With the old year grinding to a close and opportunities of a new year opening before us, it is a good time to take a moment and make some new year's information security resolutions. Some are good holdovers from last year and a few are new to the list. I think all are good practices to promote security and hopefully will keep a smile on my face throughout the year (no matter what cyber meltdown may occur).
Vigilance. Maintaining effective legacy security programs is critical. Loss of such capabilities opens the door to old, known, and well refined attacks
Embrace/Beware of disruptive technology. Double edged bleeding technology can be a blessing and a curse. It can reduce costs, increase efficiency, open markets, and change your way of thinking, but is also like walking into a darkened room in a horror movie. You never know what may jump out at you and in hindsight you may think "well that was painful". On the hot-list:
Virtualization technology in all its glory
Smart-phones and other PC OS/application based portable devices
Social media sites, tools, and accompanying behaviors
Careful with my PII. Our Personally Identifiable Information (PII) is more important than anyone can measure. I will handle mine with care, insure others do the same, and simply say ‘no' more often than not, when asked.

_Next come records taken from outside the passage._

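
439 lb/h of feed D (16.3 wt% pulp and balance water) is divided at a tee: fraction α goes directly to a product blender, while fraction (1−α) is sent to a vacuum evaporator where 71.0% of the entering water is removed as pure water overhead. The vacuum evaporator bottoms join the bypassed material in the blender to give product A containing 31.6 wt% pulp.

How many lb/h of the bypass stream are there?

All 439×0.163 = 71.557 lb/h of pulp reaches A, so A = 71.557/0.316 = 226.45 lb/h and vapour = 212.55 lb/h.
The evaporator receives (1−α)·439 of feed at 0.837 water and removes 0.710 of that water:
0.710×0.837×(1−α)×439 = 212.55
(1−α) = 212.55/260.88 = 0.8147;  α = 0.1853.
Bypass flow = 0.1853×439 = 81.328 lb/h.

81.33 lb/h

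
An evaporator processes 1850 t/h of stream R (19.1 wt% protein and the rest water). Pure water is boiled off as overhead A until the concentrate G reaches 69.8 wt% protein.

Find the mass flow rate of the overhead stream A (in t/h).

protein is conserved: 1850×0.191 = 353.35 t/h all reports to the concentrate.
Concentrate = 353.35/(target fraction) = 506.23 t/h.
Overhead = 1850 − 506.23 = 1343.8 t/h.

1344 t/h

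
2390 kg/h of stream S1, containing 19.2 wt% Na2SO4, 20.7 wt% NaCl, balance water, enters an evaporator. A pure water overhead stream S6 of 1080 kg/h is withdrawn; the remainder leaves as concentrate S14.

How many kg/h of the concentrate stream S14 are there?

Concentrate = 2390 − 1080 = 1310 kg/h.

1310 kg/h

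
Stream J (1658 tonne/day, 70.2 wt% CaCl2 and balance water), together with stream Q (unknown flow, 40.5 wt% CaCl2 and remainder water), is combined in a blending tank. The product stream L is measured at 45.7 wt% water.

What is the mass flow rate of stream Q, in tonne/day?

Let Q be the unknown flow. Total out = 1658 + Q.
water balance: 494.08 + 0.595·Q = 0.457·(1658 + Q)
(0.595 − 0.457)·Q = 0.457×1658 − 494.08 = 263.62
Q = 263.62 / 0.138 = 1910.3 tonne/day

1910 tonne/day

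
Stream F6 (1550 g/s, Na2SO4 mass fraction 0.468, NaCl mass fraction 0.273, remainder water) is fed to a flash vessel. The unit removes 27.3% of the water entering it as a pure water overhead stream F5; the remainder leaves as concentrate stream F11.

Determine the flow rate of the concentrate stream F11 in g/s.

water entering = 1550×0.259 = 401.45 g/s; overhead removed = 0.273×401.45 = 109.6 g/s.
Concentrate = 1550 − 109.6 = 1440.4 g/s.

1440 g/s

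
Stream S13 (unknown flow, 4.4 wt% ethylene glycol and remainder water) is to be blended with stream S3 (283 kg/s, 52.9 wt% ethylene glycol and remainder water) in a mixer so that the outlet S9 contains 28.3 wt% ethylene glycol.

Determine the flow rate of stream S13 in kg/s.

291.3 kg/s

Let S13 be the unknown flow. Total out = 283 + S13.
ethylene glycol balance: 149.71 + 0.044·S13 = 0.283·(283 + S13)
(0.044 − 0.283)·S13 = 0.283×283 − 149.71 = -69.618
S13 = -69.618 / -0.239 = 291.29 kg/s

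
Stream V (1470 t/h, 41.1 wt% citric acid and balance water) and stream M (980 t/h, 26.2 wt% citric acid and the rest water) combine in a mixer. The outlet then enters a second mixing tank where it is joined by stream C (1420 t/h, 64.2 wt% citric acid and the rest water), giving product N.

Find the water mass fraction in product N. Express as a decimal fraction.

Overall, product flow = 3870 t/h.
water in = 1470×0.589 + 980×0.738 + 1420×0.358 = 2097.4 t/h.
water fraction in N = 0.5420.

0.5420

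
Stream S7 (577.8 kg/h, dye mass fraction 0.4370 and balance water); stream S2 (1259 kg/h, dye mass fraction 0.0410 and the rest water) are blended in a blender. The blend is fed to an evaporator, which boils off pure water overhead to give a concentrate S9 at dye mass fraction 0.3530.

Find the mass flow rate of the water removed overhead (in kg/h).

dye entering = 577.8×0.437 + 1259×0.041 = 304.12 kg/h.
All dye reports to S9, so S9 = 304.12/0.353 = 861.52 kg/h.
Total feed = 1836.8 kg/h; overhead = 1836.8 − 861.52 = 975.28 kg/h.

975.3 kg/h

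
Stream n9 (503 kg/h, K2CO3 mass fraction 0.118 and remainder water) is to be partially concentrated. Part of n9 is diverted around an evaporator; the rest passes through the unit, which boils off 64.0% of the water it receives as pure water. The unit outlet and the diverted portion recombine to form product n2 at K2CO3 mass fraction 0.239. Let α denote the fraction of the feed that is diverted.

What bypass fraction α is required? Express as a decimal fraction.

0.103

All 503×0.118 = 59.354 kg/h of K2CO3 reaches n2, so n2 = 59.354/0.239 = 248.34 kg/h and vapour = 254.66 kg/h.
The evaporator receives (1−α)·503 of feed at 0.882 water and removes 0.640 of that water:
0.640×0.882×(1−α)×503 = 254.66
(1−α) = 254.66/283.93 = 0.8969;  α = 0.1031.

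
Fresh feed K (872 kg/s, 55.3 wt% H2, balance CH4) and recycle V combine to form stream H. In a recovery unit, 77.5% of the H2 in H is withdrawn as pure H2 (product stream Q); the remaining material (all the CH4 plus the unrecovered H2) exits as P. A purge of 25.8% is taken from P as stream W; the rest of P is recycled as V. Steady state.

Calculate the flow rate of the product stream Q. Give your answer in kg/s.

448.6 kg/s

H2 in H: m_A = 872×0.553 + (1−0.258)·(1−0.775)·m_A, so m_A = 482.22/0.8331 = 578.86 kg/s.
Product Q = 0.775×578.86 = 448.61 kg/s.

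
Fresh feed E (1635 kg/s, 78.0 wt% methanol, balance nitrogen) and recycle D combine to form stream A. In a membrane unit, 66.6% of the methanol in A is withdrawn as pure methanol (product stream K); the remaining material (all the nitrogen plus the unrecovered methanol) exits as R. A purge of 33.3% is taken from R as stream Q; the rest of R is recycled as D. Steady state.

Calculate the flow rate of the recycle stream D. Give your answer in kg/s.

1086 kg/s

nitrogen enters only via E and leaves only via the purge: 1635×0.220 = 0.333×(nitrogen in R), and the membrane unit passes all nitrogen, so nitrogen in A = nitrogen in R = 1080.2 kg/s.
methanol in A: m_A = 1635×0.780 + (1−0.333)·(1−0.666)·m_A, so m_A = 1275.3/0.7772 = 1640.8 kg/s.
R = (1−0.666)×1640.8 + 1080.2 = 1628.2 kg/s.
Recycle D = (1−0.333)×1628.2 = 1086 kg/s.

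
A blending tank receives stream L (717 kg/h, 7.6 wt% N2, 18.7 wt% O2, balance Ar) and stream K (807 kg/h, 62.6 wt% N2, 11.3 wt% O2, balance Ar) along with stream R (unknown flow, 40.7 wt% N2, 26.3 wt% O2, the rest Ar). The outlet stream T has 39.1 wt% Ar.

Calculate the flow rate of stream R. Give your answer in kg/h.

2347 kg/h

Let R be the unknown flow. Total out = 1524 + R.
Ar balance: 739.06 + 0.330·R = 0.391·(1524 + R)
(0.330 − 0.391)·R = 0.391×1524 − 739.06 = -143.17
R = -143.17 / -0.061 = 2347.1 kg/h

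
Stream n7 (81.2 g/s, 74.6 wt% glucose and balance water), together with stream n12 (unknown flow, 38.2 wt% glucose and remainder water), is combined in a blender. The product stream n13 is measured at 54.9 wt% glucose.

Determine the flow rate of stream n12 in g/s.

Let n12 be the unknown flow. Total out = 81.2 + n12.
glucose balance: 60.575 + 0.382·n12 = 0.549·(81.2 + n12)
(0.382 − 0.549)·n12 = 0.549×81.2 − 60.575 = -15.996
n12 = -15.996 / -0.167 = 95.787 g/s

95.79 g/s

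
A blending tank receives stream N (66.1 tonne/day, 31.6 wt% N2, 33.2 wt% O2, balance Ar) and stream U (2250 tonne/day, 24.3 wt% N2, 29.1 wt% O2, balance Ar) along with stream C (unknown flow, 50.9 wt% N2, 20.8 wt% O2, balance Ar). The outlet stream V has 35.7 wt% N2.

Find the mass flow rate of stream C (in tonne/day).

Let C be the unknown flow. Total out = 2316.1 + C.
N2 balance: 567.64 + 0.509·C = 0.357·(2316.1 + C)
(0.509 − 0.357)·C = 0.357×2316.1 − 567.64 = 259.21
C = 259.21 / 0.152 = 1705.3 tonne/day

1705 tonne/day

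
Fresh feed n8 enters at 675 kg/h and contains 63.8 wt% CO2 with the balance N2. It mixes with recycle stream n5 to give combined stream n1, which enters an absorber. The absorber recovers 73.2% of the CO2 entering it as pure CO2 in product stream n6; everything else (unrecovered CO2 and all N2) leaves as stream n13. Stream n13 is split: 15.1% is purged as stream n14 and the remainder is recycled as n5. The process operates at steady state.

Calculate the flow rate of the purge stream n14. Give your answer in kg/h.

266.9 kg/h

N2 enters only via n8 and leaves only via the purge: 675×0.362 = 0.151×(N2 in n13), and the absorber passes all N2, so N2 in n1 = N2 in n13 = 1618.2 kg/h.
CO2 in n1: m_A = 675×0.638 + (1−0.151)·(1−0.732)·m_A, so m_A = 430.65/0.7725 = 557.5 kg/h.
n13 = (1−0.732)×557.5 + 1618.2 = 1767.6 kg/h.
Purge n14 = 0.151×1767.6 = 266.91 kg/h.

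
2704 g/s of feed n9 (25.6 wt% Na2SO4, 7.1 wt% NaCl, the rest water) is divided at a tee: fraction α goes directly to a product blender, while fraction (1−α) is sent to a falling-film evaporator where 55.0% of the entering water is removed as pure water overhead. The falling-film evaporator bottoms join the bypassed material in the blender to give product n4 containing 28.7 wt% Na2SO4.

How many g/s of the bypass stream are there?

All 2704×0.256 = 692.22 g/s of Na2SO4 reaches n4, so n4 = 692.22/0.287 = 2411.9 g/s and vapour = 292.07 g/s.
The evaporator receives (1−α)·2704 of feed at 0.673 water and removes 0.550 of that water:
0.550×0.673×(1−α)×2704 = 292.07
(1−α) = 292.07/1000.9 = 0.2918;  α = 0.7082.
Bypass flow = 0.7082×2704 = 1914.9 g/s.

1915 g/s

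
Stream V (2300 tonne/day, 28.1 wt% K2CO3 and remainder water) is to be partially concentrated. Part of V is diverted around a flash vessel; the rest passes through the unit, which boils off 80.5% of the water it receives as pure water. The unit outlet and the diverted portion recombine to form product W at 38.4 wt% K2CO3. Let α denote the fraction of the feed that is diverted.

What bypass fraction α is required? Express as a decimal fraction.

0.537

All 2300×0.281 = 646.3 tonne/day of K2CO3 reaches W, so W = 646.3/0.384 = 1683.1 tonne/day and vapour = 616.93 tonne/day.
The evaporator receives (1−α)·2300 of feed at 0.719 water and removes 0.805 of that water:
0.805×0.719×(1−α)×2300 = 616.93
(1−α) = 616.93/1331.2 = 0.4634;  α = 0.5366.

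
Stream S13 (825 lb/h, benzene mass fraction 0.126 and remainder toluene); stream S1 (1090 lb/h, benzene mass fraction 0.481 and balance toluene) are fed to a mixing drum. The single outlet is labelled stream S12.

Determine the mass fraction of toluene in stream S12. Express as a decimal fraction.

0.672

Total flow out = 825 + 1090 = 1915 lb/h.
toluene in = 825×0.874 + 1090×0.519 = 1286.8 lb/h.
toluene mass fraction in S12 = 1286.8/1915 = 0.672.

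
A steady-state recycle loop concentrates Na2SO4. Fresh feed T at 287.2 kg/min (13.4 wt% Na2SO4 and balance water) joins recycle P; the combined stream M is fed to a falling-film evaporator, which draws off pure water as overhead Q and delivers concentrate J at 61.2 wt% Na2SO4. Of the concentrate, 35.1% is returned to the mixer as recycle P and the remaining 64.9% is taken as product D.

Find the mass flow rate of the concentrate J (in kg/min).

96.89 kg/min

Overall Na2SO4 balance (none leaves overhead): Na2SO4 in fresh feed = Na2SO4 in product, i.e. 287.2×0.134 = (1−0.351)·J·0.612.
J = 38.485/(0.612×0.649) = 96.893 kg/min.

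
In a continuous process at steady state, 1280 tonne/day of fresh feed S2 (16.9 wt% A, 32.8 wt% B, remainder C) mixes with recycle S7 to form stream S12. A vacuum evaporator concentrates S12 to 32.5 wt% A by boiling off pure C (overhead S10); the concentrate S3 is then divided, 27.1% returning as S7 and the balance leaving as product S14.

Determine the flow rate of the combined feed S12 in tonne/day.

Overall A balance (none leaves overhead): A in fresh feed = A in product, i.e. 1280×0.169 = (1−0.271)·S3·0.325.
S3 = 216.32/(0.325×0.729) = 913.03 tonne/day.
Recycle S7 = 0.271×913.03 = 247.43 tonne/day.
Combined feed S12 = 1280 + 247.43 = 1527.4 tonne/day.

1527 tonne/day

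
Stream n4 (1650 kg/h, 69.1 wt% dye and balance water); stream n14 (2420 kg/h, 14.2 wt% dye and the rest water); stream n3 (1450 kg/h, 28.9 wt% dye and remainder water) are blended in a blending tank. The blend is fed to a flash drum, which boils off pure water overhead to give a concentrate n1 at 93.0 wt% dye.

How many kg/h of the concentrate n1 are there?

2046 kg/h

dye entering = 1650×0.691 + 2420×0.142 + 1450×0.289 = 1902.8 kg/h.
All dye reports to n1, so n1 = 1902.8/0.930 = 2046.1 kg/h.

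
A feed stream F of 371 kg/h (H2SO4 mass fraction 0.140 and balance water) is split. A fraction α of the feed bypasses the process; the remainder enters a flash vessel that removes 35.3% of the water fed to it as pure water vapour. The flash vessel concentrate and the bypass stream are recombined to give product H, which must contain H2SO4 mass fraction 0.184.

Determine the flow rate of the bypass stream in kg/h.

All 371×0.140 = 51.94 kg/h of H2SO4 reaches H, so H = 51.94/0.184 = 282.28 kg/h and vapour = 88.717 kg/h.
The evaporator receives (1−α)·371 of feed at 0.860 water and removes 0.353 of that water:
0.353×0.860×(1−α)×371 = 88.717
(1−α) = 88.717/112.63 = 0.7877;  α = 0.2123.
Bypass flow = 0.2123×371 = 78.763 kg/h.

78.76 kg/h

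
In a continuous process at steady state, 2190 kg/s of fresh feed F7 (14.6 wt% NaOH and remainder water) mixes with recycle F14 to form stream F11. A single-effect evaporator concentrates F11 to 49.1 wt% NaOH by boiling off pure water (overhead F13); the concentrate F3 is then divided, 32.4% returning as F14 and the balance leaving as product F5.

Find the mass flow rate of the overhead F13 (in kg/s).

1539 kg/s

Overall NaOH balance (none leaves overhead): NaOH in fresh feed = NaOH in product, i.e. 2190×0.146 = (1−0.324)·F3·0.491.
F3 = 319.74/(0.491×0.676) = 963.32 kg/s.
Recycle F14 = 0.324×963.32 = 312.11 kg/s.
Combined feed F11 = 2190 + 312.11 = 2502.1 kg/s.
Overhead F13 = F11 − F3 = 2502.1 − 963.32 = 1538.8 kg/s.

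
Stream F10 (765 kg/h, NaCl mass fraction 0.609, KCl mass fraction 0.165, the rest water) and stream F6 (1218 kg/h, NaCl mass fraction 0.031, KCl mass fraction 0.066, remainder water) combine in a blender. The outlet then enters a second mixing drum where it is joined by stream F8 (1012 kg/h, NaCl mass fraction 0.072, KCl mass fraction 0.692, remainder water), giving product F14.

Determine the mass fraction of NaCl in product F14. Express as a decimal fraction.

0.192

Overall, product flow = 2995 kg/h.
NaCl in = 765×0.609 + 1218×0.031 + 1012×0.072 = 576.51 kg/h.
NaCl fraction in F14 = 0.192.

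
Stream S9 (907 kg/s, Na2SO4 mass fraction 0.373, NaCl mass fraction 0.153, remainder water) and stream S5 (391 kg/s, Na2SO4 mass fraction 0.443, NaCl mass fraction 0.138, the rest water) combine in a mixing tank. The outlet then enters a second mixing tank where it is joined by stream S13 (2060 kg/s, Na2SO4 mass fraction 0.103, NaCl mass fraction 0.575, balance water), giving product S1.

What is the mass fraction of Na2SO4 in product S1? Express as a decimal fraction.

0.216

Overall, product flow = 3358 kg/s.
Na2SO4 in = 907×0.373 + 391×0.443 + 2060×0.103 = 723.7 kg/s.
Na2SO4 fraction in S1 = 0.216.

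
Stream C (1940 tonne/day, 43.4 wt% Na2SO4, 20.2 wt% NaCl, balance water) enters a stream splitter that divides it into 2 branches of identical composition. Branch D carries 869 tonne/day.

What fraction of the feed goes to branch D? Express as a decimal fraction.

0.448

Fraction to D = 869/1940 = 0.4479.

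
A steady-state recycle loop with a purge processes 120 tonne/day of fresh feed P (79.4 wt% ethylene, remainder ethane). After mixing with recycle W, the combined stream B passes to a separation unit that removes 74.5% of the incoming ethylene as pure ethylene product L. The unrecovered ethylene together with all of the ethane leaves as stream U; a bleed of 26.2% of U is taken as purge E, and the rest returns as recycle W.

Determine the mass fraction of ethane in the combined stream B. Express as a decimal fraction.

0.4456

ethane enters only via P and leaves only via the purge: 120×0.206 = 0.262×(ethane in U), and the separation unit passes all ethane, so ethane in B = ethane in U = 94.351 tonne/day.
ethylene in B: m_A = 120×0.794 + (1−0.262)·(1−0.745)·m_A, so m_A = 95.28/0.8118 = 117.37 tonne/day.
B = 117.37 + 94.351 = 211.72 tonne/day.
ethane fraction in B = 94.351/211.72 = 0.4456.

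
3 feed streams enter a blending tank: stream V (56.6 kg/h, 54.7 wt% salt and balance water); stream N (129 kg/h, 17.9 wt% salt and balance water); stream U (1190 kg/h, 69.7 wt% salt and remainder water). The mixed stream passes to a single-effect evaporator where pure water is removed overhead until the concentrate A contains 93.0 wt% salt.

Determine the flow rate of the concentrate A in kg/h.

salt entering = 56.6×0.547 + 129×0.179 + 1190×0.697 = 883.48 kg/h.
All salt reports to A, so A = 883.48/0.930 = 949.98 kg/h.

950 kg/h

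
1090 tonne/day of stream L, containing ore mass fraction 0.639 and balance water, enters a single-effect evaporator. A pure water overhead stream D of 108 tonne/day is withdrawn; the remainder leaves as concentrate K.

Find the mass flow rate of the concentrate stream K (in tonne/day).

Concentrate = 1090 − 108 = 982 tonne/day.

982 tonne/day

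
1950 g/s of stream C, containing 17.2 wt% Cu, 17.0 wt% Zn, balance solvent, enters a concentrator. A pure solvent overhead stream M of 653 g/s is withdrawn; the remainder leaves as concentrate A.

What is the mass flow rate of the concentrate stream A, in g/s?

Concentrate = 1950 − 653 = 1297 g/s.

1297 g/s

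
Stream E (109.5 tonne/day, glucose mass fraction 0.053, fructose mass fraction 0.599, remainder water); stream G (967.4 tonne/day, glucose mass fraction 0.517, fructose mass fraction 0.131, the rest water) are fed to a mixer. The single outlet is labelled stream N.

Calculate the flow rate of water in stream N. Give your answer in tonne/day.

378.6 tonne/day

water out = water in = 109.5×0.348 + 967.4×0.352 = 378.63 tonne/day.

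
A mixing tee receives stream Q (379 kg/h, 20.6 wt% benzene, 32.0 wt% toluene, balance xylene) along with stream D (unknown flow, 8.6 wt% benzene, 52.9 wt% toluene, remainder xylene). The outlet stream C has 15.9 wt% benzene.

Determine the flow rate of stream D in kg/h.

Let D be the unknown flow. Total out = 379 + D.
benzene balance: 78.074 + 0.086·D = 0.159·(379 + D)
(0.086 − 0.159)·D = 0.159×379 − 78.074 = -17.813
D = -17.813 / -0.073 = 244.01 kg/h

244 kg/h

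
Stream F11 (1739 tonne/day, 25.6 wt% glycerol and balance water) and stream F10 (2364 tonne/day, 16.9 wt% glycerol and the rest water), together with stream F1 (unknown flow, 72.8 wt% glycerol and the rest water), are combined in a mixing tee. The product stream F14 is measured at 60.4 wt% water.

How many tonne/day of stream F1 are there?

Let F1 be the unknown flow. Total out = 4103 + F1.
water balance: 3258.3 + 0.272·F1 = 0.604·(4103 + F1)
(0.272 − 0.604)·F1 = 0.604×4103 − 3258.3 = -780.09
F1 = -780.09 / -0.332 = 2349.7 tonne/day

2350 tonne/day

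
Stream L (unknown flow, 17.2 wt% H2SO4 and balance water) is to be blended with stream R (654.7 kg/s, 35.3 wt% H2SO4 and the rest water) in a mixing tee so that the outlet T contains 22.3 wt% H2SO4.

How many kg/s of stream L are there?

Let L be the unknown flow. Total out = 654.7 + L.
H2SO4 balance: 231.11 + 0.172·L = 0.223·(654.7 + L)
(0.172 − 0.223)·L = 0.223×654.7 − 231.11 = -85.111
L = -85.111 / -0.051 = 1668.8 kg/s

1669 kg/s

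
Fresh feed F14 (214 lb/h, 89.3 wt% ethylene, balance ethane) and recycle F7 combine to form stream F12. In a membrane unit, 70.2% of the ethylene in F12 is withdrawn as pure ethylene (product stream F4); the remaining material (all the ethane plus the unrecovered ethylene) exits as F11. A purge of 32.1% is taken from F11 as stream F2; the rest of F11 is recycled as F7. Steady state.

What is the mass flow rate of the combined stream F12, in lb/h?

310.9 lb/h

ethane enters only via F14 and leaves only via the purge: 214×0.107 = 0.321×(ethane in F11), and the membrane unit passes all ethane, so ethane in F12 = ethane in F11 = 71.333 lb/h.
ethylene in F12: m_A = 214×0.893 + (1−0.321)·(1−0.702)·m_A, so m_A = 191.1/0.7977 = 239.58 lb/h.
F12 = 239.58 + 71.333 = 310.91 lb/h.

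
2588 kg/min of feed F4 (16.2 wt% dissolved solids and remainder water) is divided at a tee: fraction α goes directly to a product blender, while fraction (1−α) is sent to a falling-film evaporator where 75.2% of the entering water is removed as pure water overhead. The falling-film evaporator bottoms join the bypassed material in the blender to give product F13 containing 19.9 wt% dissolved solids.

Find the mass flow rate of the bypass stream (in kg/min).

1824 kg/min

All 2588×0.162 = 419.26 kg/min of dissolved solids reaches F13, so F13 = 419.26/0.199 = 2106.8 kg/min and vapour = 481.19 kg/min.
The evaporator receives (1−α)·2588 of feed at 0.838 water and removes 0.752 of that water:
0.752×0.838×(1−α)×2588 = 481.19
(1−α) = 481.19/1630.9 = 0.2950;  α = 0.7050.
Bypass flow = 0.7050×2588 = 1824.4 kg/min.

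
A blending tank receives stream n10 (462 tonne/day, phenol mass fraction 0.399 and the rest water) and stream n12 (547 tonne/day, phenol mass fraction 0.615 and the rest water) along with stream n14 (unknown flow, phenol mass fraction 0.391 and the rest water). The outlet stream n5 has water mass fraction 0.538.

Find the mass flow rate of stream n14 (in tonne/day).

Let n14 be the unknown flow. Total out = 1009 + n14.
water balance: 488.26 + 0.609·n14 = 0.538·(1009 + n14)
(0.609 − 0.538)·n14 = 0.538×1009 − 488.26 = 54.585
n14 = 54.585 / 0.071 = 768.8 tonne/day

768.8 tonne/day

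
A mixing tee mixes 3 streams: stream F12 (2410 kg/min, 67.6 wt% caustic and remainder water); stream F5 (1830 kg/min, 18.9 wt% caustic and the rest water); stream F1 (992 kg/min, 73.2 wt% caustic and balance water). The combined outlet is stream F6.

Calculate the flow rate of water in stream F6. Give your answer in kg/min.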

Don't be a fish. Just say no to phishing and spam. Filters are wonderful but a few will creep through. If it looks suspicious, it probably is. Don't be shy, even with the weird stuff sent by people you trust. Just pick up the phone and call them: "Hey Ralph, did you send me this executable attachment via email?" Is it not that tough.
Give an effort for disaster preparedness. Regular backups and encryption are my friends. Nothing huge mind you, but at least apply where it makes sense
Choose not to be a victim and let common sense prevail. Two types of victims exist: those with something of value, and those who are easy targets. Therefore, don't be an easy target and protect your valuables
Talk and share security. We are stronger as a team striving for security, than alone. The bad guys are working together; it is about time we do the same. Talk about security and share what works or doesn't. Don't be shy.
Not rocket science, but most of the great ideas rarely are. Feel free to chime in and be heard. What are your security resolutions for 2008?